Structure and properties of ion-plasma deposited films of CoCrFeMiMn high-entropy alloy

Abstract

High-entropy Co19Cr18Fe22Mn21Ni20 thin films were obtained by the modernized method of three-electrode ion-plasma sputtering of mosaic targets consisting of pure metals. The structure, electrical resistance, and magnetic properties of films were investigated. Single diffuse halo was seen on the XRD patterns of the as-deposited films, which confirms their amorphous structure. Some of the thin films, which were annealed at 900 K in a vacuum, were identified to be oxidized by a small amount of oxygen in the work chamber.

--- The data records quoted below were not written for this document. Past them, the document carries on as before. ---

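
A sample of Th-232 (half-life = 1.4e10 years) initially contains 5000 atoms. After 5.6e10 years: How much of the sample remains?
N = N₀(1/2)^(t/t½) = 312.5 atoms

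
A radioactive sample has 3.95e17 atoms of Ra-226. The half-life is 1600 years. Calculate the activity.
A = λN = 1.711e14 decays/year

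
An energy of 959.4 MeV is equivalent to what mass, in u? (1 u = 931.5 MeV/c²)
m = E/c² = 1.03 u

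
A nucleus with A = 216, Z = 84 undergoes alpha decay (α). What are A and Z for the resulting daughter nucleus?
Daughter: A = 212, Z = 82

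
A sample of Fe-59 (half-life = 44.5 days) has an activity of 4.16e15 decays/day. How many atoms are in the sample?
N = A/λ = 2.671e17 atoms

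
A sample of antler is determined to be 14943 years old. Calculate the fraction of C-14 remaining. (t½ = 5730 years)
N/N₀ = (1/2)^(t/t½) = 0.164 = 16.4%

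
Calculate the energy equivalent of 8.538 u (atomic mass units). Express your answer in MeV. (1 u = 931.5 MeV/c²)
E = mc² = 7953 MeV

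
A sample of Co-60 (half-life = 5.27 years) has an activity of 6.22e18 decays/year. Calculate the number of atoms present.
N = A/λ = 4.729e19 atoms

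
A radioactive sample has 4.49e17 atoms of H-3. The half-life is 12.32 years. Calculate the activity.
A = λN = 2.526e16 decays/year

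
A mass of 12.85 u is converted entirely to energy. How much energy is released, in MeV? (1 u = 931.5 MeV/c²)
E = mc² = 11970 MeV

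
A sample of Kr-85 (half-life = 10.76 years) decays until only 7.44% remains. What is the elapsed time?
t = t½ × log₂(N₀/N) = 40.33 years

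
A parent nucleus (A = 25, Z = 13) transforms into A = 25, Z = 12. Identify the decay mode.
ΔA = 0, ΔZ = -1 ⇒ beta-plus decay (β⁺) or electron capture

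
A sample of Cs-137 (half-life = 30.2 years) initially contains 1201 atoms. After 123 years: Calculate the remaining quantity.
N = N₀(1/2)^(t/t½) = 71.37 atoms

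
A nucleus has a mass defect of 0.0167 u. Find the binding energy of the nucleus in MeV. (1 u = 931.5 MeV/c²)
B.E. = Δm × 931.5 = 15.56 MeV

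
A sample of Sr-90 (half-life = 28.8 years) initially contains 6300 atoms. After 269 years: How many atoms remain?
N = N₀(1/2)^(t/t½) = 9.719 atoms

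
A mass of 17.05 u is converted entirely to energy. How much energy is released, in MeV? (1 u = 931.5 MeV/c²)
E = mc² = 15880 MeV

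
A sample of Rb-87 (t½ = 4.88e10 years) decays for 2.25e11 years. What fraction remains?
N/N₀ = (1/2)^(t/t½) = 0.04093 = 4.09%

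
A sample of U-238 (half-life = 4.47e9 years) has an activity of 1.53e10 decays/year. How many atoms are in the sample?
N = A/λ = 9.867e19 atoms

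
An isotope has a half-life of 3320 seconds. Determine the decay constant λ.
λ = ln(2)/t½ = 2.088e-4 second⁻¹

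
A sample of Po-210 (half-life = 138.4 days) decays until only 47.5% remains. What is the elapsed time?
t = t½ × log₂(N₀/N) = 148.6 days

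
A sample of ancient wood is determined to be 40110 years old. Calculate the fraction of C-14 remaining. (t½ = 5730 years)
N/N₀ = (1/2)^(t/t½) = 0.007812 = 0.781%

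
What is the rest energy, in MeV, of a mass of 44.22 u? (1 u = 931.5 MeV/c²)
E = mc² = 41190 MeV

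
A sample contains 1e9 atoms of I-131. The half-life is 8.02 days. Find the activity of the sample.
A = λN = 8.643e7 decays/day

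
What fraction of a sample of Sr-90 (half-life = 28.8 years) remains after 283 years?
N/N₀ = (1/2)^(t/t½) = 0.001101 = 0.11%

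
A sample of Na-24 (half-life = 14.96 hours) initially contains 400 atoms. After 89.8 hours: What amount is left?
N = N₀(1/2)^(t/t½) = 6.238 atoms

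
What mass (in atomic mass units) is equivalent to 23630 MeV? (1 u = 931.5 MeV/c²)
m = E/c² = 25.37 u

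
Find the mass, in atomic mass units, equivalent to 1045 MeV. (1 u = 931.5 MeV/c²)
m = E/c² = 1.122 u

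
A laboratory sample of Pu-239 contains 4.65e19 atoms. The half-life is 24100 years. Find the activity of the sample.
A = λN = 1.337e15 decays/year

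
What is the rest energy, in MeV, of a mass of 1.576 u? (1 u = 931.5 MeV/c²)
E = mc² = 1468 MeV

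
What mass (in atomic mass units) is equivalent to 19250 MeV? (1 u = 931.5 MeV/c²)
m = E/c² = 20.67 u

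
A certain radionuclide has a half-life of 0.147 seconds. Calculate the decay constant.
λ = ln(2)/t½ = 4.715 second⁻¹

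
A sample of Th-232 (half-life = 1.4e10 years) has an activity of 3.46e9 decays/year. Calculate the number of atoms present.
N = A/λ = 6.988e19 atoms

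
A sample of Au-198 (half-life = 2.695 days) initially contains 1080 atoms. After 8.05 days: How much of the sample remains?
N = N₀(1/2)^(t/t½) = 136.2 atoms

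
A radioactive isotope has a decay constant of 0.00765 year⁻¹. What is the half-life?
t½ = ln(2)/λ = 90.61 years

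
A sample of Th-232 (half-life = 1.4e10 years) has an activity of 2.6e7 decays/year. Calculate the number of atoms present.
N = A/λ = 5.251e17 atoms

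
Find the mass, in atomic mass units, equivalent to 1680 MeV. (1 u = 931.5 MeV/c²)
m = E/c² = 1.804 u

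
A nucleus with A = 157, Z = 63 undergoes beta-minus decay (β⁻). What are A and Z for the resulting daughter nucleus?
Daughter: A = 157, Z = 64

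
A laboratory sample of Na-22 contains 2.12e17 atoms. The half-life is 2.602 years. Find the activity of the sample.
A = λN = 5.647e16 decays/year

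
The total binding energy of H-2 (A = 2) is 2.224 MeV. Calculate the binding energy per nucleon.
B.E./A = 2.224/2 = 1.112 MeV/nucleon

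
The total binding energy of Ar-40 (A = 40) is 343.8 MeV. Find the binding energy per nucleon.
B.E./A = 343.8/40 = 8.595 MeV/nucleon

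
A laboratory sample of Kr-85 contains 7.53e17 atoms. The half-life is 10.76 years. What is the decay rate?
A = λN = 4.851e16 decays/year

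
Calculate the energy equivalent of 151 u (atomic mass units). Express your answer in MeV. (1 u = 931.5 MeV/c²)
E = mc² = 1.407e5 MeV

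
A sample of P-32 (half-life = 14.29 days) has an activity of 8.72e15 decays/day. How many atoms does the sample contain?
N = A/λ = 1.798e17 atoms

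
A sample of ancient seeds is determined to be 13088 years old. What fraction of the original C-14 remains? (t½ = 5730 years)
N/N₀ = (1/2)^(t/t½) = 0.2053 = 20.5%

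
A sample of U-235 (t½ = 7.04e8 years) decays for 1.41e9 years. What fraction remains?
N/N₀ = (1/2)^(t/t½) = 0.2495 = 25%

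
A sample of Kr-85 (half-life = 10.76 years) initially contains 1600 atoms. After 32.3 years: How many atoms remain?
N = N₀(1/2)^(t/t½) = 199.7 atoms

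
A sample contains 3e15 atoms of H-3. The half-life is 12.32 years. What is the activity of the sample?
A = λN = 1.688e14 decays/year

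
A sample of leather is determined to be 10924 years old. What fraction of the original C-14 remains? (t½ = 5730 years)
N/N₀ = (1/2)^(t/t½) = 0.2667 = 26.7%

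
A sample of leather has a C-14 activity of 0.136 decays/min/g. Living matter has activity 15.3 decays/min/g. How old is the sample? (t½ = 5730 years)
Age = t½ × log₂(A₀/A) = 39040 years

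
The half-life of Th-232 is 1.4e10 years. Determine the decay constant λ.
λ = ln(2)/t½ = 4.951e-11 year⁻¹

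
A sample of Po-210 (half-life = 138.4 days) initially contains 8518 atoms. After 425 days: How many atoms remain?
N = N₀(1/2)^(t/t½) = 1014 atoms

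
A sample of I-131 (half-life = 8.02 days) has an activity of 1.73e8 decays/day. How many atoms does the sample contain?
N = A/λ = 2.002e9 atoms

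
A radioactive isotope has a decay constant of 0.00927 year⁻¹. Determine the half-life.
t½ = ln(2)/λ = 74.77 years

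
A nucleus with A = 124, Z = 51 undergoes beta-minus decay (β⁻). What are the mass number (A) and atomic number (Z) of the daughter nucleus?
Daughter: A = 124, Z = 52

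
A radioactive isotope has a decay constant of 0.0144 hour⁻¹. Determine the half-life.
t½ = ln(2)/λ = 48.14 hours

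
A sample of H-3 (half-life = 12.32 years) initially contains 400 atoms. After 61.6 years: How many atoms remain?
N = N₀(1/2)^(t/t½) = 12.5 atoms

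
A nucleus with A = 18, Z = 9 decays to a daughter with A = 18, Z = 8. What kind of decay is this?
ΔA = 0, ΔZ = -1 ⇒ beta-plus decay (β⁺) or electron capture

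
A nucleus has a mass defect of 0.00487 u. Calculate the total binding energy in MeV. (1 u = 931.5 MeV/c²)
B.E. = Δm × 931.5 = 4.536 MeV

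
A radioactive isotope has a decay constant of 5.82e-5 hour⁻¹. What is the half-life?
t½ = ln(2)/λ = 11910 hours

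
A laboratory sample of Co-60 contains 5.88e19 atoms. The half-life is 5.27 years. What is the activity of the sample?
A = λN = 7.734e18 decays/year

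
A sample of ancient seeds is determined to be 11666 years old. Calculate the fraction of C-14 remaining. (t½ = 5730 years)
N/N₀ = (1/2)^(t/t½) = 0.2438 = 24.4%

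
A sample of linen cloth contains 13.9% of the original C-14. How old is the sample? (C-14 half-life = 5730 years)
Age = t½ × log₂(1/ratio) = 16310 years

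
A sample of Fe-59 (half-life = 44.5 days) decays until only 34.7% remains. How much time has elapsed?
t = t½ × log₂(N₀/N) = 67.95 days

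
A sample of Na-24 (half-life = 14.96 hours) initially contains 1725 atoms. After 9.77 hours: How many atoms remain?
N = N₀(1/2)^(t/t½) = 1097 atoms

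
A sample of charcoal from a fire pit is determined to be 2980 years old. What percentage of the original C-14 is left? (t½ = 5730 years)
N/N₀ = (1/2)^(t/t½) = 0.6973 = 69.7%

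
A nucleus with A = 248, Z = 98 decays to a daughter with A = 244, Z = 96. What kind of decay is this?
ΔA = -4, ΔZ = -2 ⇒ alpha decay (α)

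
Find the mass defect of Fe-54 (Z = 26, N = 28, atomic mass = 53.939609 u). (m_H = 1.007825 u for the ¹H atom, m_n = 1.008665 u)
Δm = Z·m_H + N·m_n − M = 0.5065 u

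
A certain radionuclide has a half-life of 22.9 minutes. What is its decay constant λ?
λ = ln(2)/t½ = 0.03027 minute⁻¹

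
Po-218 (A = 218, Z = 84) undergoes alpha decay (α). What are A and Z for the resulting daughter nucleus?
Daughter: A = 214, Z = 82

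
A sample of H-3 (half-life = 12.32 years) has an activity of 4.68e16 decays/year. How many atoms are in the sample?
N = A/λ = 8.318e17 atoms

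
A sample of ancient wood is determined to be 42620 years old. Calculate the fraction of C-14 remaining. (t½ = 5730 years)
N/N₀ = (1/2)^(t/t½) = 0.005767 = 0.577%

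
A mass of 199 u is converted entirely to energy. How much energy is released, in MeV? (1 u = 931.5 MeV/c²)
E = mc² = 1.854e5 MeV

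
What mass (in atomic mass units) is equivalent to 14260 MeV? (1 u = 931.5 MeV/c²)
m = E/c² = 15.31 u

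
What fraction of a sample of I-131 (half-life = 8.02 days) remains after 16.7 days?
N/N₀ = (1/2)^(t/t½) = 0.2361 = 23.6%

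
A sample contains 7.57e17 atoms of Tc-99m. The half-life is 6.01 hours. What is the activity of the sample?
A = λN = 8.731e16 decays/hour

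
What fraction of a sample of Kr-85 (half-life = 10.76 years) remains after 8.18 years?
N/N₀ = (1/2)^(t/t½) = 0.5904 = 59%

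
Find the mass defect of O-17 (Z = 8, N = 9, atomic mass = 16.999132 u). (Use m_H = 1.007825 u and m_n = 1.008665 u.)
Δm = Z·m_H + N·m_n − M = 0.1415 u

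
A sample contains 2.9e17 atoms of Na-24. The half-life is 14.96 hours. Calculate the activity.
A = λN = 1.344e16 decays/hour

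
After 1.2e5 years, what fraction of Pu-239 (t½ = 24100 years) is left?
N/N₀ = (1/2)^(t/t½) = 0.0317 = 3.17%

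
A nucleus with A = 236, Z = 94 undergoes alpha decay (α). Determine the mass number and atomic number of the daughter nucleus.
Daughter: A = 232, Z = 92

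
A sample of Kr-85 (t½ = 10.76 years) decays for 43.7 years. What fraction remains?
N/N₀ = (1/2)^(t/t½) = 0.0599 = 5.99%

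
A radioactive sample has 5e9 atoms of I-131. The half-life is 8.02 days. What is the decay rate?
A = λN = 4.321e8 decays/day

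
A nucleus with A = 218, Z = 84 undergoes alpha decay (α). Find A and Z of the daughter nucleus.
Daughter: A = 214, Z = 82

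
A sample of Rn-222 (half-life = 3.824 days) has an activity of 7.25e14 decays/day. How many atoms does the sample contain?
N = A/λ = 4e15 atoms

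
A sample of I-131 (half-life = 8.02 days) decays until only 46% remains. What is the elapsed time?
t = t½ × log₂(N₀/N) = 8.985 days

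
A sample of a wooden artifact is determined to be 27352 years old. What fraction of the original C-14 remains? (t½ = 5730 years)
N/N₀ = (1/2)^(t/t½) = 0.03656 = 3.66%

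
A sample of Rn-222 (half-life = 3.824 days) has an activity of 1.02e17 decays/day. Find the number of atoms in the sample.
N = A/λ = 5.627e17 atoms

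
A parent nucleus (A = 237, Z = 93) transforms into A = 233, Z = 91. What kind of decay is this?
ΔA = -4, ΔZ = -2 ⇒ alpha decay (α)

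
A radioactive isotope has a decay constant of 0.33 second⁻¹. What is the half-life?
t½ = ln(2)/λ = 2.1 seconds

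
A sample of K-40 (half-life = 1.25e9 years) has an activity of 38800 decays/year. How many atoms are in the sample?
N = A/λ = 6.997e13 atoms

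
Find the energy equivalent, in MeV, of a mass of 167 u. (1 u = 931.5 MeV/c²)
E = mc² = 1.556e5 MeV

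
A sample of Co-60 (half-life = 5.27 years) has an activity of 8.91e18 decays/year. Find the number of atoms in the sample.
N = A/λ = 6.774e19 atoms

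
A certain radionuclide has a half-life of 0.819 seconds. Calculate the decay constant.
λ = ln(2)/t½ = 0.8463 second⁻¹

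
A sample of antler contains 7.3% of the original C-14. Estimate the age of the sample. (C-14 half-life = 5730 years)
Age = t½ × log₂(1/ratio) = 21640 years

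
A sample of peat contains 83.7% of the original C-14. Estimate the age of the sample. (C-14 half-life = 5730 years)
Age = t½ × log₂(1/ratio) = 1471 years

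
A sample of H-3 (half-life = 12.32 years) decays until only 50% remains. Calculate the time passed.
t = t½ × log₂(N₀/N) = 12.32 years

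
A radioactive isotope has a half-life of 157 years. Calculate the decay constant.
λ = ln(2)/t½ = 0.004415 year⁻¹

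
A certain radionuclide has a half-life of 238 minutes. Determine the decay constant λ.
λ = ln(2)/t½ = 0.002912 minute⁻¹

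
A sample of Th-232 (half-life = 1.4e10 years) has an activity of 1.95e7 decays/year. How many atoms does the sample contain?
N = A/λ = 3.939e17 atoms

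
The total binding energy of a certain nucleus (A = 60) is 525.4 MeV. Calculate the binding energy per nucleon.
B.E./A = 525.4/60 = 8.757 MeV/nucleon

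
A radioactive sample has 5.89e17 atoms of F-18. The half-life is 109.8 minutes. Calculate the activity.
A = λN = 3.718e15 decays/minute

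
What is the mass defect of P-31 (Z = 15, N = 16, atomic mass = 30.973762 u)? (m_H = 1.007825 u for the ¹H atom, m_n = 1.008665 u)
Δm = Z·m_H + N·m_n − M = 0.2823 u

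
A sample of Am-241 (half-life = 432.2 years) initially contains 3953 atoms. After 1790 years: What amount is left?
N = N₀(1/2)^(t/t½) = 224 atoms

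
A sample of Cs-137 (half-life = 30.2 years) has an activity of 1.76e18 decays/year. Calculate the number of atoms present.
N = A/λ = 7.668e19 atoms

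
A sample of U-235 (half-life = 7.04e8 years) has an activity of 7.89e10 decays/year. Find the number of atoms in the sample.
N = A/λ = 8.014e19 atoms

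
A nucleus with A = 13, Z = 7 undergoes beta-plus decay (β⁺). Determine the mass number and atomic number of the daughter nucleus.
Daughter: A = 13, Z = 6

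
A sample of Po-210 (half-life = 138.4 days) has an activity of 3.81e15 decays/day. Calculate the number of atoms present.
N = A/λ = 7.607e17 atoms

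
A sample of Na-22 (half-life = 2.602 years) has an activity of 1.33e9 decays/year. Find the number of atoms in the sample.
N = A/λ = 4.993e9 atoms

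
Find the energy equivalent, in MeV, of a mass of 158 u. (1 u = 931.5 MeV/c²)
E = mc² = 1.472e5 MeV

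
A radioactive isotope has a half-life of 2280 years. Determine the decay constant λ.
λ = ln(2)/t½ = 3.04e-4 year⁻¹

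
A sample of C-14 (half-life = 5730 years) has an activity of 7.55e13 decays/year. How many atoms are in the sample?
N = A/λ = 6.241e17 atoms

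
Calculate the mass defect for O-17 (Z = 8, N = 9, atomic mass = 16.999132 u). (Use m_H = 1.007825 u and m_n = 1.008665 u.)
Δm = Z·m_H + N·m_n − M = 0.1415 u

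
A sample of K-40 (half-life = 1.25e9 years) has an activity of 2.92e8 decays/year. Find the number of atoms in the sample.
N = A/λ = 5.266e17 atoms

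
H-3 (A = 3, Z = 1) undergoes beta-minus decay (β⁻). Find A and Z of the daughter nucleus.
Daughter: A = 3, Z = 2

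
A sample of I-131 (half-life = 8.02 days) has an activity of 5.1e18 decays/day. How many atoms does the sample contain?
N = A/λ = 5.901e19 atoms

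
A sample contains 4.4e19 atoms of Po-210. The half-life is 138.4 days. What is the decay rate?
A = λN = 2.204e17 decays/day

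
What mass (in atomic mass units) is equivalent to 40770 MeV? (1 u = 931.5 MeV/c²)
m = E/c² = 43.77 u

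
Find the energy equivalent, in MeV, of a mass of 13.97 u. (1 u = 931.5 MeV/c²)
E = mc² = 13010 MeV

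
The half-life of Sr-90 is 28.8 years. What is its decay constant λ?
λ = ln(2)/t½ = 0.02407 year⁻¹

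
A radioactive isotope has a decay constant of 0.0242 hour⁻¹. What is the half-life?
t½ = ln(2)/λ = 28.64 hours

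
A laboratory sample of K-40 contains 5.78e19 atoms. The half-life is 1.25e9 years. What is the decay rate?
A = λN = 3.205e10 decays/year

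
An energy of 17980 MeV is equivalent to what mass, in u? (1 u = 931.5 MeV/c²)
m = E/c² = 19.3 u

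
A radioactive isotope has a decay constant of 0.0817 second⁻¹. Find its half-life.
t½ = ln(2)/λ = 8.484 seconds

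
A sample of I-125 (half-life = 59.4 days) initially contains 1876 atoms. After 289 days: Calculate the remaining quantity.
N = N₀(1/2)^(t/t½) = 64.36 atoms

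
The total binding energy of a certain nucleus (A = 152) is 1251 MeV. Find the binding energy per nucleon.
B.E./A = 1251/152 = 8.23 MeV/nucleon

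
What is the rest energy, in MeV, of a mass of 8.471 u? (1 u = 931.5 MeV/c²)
E = mc² = 7891 MeV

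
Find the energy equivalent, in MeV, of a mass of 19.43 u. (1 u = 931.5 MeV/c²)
E = mc² = 18100 MeV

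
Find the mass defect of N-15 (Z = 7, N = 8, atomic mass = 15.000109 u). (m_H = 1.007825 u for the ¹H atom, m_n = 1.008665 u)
Δm = Z·m_H + N·m_n − M = 0.124 u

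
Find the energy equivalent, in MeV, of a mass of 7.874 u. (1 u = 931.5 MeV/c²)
E = mc² = 7335 MeV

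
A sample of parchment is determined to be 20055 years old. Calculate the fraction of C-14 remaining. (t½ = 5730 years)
N/N₀ = (1/2)^(t/t½) = 0.08839 = 8.84%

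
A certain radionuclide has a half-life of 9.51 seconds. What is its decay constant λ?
λ = ln(2)/t½ = 0.07289 second⁻¹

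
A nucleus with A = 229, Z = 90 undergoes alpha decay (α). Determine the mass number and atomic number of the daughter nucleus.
Daughter: A = 225, Z = 88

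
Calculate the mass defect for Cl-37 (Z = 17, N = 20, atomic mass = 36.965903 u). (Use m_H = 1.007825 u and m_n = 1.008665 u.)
Δm = Z·m_H + N·m_n − M = 0.3404 u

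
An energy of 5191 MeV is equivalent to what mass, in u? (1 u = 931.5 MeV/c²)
m = E/c² = 5.573 u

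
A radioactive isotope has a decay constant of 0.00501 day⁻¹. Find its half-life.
t½ = ln(2)/λ = 138.4 days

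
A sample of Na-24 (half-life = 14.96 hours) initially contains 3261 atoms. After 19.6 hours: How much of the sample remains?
N = N₀(1/2)^(t/t½) = 1315 atoms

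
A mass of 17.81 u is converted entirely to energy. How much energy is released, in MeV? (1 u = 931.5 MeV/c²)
E = mc² = 16590 MeV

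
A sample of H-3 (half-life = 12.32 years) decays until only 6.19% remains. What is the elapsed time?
t = t½ × log₂(N₀/N) = 49.45 years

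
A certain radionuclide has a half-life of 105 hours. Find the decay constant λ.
λ = ln(2)/t½ = 0.006601 hour⁻¹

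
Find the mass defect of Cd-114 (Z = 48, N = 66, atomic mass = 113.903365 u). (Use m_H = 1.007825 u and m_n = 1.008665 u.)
Δm = Z·m_H + N·m_n − M = 1.044 u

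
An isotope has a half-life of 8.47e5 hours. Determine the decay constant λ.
λ = ln(2)/t½ = 8.184e-7 hour⁻¹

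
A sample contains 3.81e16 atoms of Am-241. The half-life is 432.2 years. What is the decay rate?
A = λN = 6.11e13 decays/year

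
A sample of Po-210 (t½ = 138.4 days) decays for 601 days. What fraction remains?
N/N₀ = (1/2)^(t/t½) = 0.04929 = 4.93%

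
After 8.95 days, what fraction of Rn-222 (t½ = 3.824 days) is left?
N/N₀ = (1/2)^(t/t½) = 0.1974 = 19.7%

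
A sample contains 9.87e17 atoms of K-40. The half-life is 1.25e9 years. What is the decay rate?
A = λN = 5.473e8 decays/year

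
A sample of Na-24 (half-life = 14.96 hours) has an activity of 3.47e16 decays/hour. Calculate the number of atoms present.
N = A/λ = 7.489e17 atoms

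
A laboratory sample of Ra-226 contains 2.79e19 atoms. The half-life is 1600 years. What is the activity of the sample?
A = λN = 1.209e16 decays/year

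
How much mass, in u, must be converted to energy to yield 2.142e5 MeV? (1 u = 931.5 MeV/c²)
m = E/c² = 230 u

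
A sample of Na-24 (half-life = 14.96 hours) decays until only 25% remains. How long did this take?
t = t½ × log₂(N₀/N) = 29.92 hours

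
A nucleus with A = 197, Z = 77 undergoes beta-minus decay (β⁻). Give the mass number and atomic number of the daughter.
Daughter: A = 197, Z = 78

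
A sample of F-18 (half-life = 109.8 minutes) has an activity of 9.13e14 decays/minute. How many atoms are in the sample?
N = A/λ = 1.446e17 atoms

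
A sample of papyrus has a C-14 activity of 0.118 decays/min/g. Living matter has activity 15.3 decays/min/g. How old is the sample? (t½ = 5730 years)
Age = t½ × log₂(A₀/A) = 40220 years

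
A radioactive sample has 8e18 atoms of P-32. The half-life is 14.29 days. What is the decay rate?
A = λN = 3.88e17 decays/day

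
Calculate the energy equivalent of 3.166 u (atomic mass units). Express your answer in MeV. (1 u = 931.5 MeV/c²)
E = mc² = 2949 MeV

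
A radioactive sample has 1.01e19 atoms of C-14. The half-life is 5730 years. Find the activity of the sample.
A = λN = 1.222e15 decays/year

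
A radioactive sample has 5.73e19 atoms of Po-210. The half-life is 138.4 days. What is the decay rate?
A = λN = 2.87e17 decays/day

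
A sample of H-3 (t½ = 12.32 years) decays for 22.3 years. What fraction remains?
N/N₀ = (1/2)^(t/t½) = 0.2852 = 28.5%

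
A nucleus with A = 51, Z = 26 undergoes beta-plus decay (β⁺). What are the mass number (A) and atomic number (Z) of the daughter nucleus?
Daughter: A = 51, Z = 25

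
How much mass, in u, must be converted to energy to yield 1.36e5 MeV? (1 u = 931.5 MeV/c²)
m = E/c² = 146 u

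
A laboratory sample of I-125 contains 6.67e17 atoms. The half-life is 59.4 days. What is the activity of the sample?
A = λN = 7.783e15 decays/day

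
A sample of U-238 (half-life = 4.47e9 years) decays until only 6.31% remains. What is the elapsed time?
t = t½ × log₂(N₀/N) = 1.782e10 years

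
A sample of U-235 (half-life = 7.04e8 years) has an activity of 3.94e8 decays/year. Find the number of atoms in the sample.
N = A/λ = 4.002e17 atoms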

After the heat treatment, the Co19Cr18Fe22Mn21Ni20 films were transformed from an amorphous state into a crystallized FCC solid solution with the lattice parameter a=0.3613 nm. Also, the cubic B2 phase of FeCo with a lattice parameter of 0.2857 nm was formed in the annealed films. As a result of oxidation processes, a dispersed phase of manganese oxide also arose after annealing. The temperature dependencies of electrical resistivity of films were measured by the four-point technique upon continuously heating in the high vacuum. Both as-deposited and annealed films clearly revealed a typical ferromagnetic behavior. The as-deposited high-entropy film exhibited the soft magnetic properties while the annealed films could be attributed to hard magnetic materials.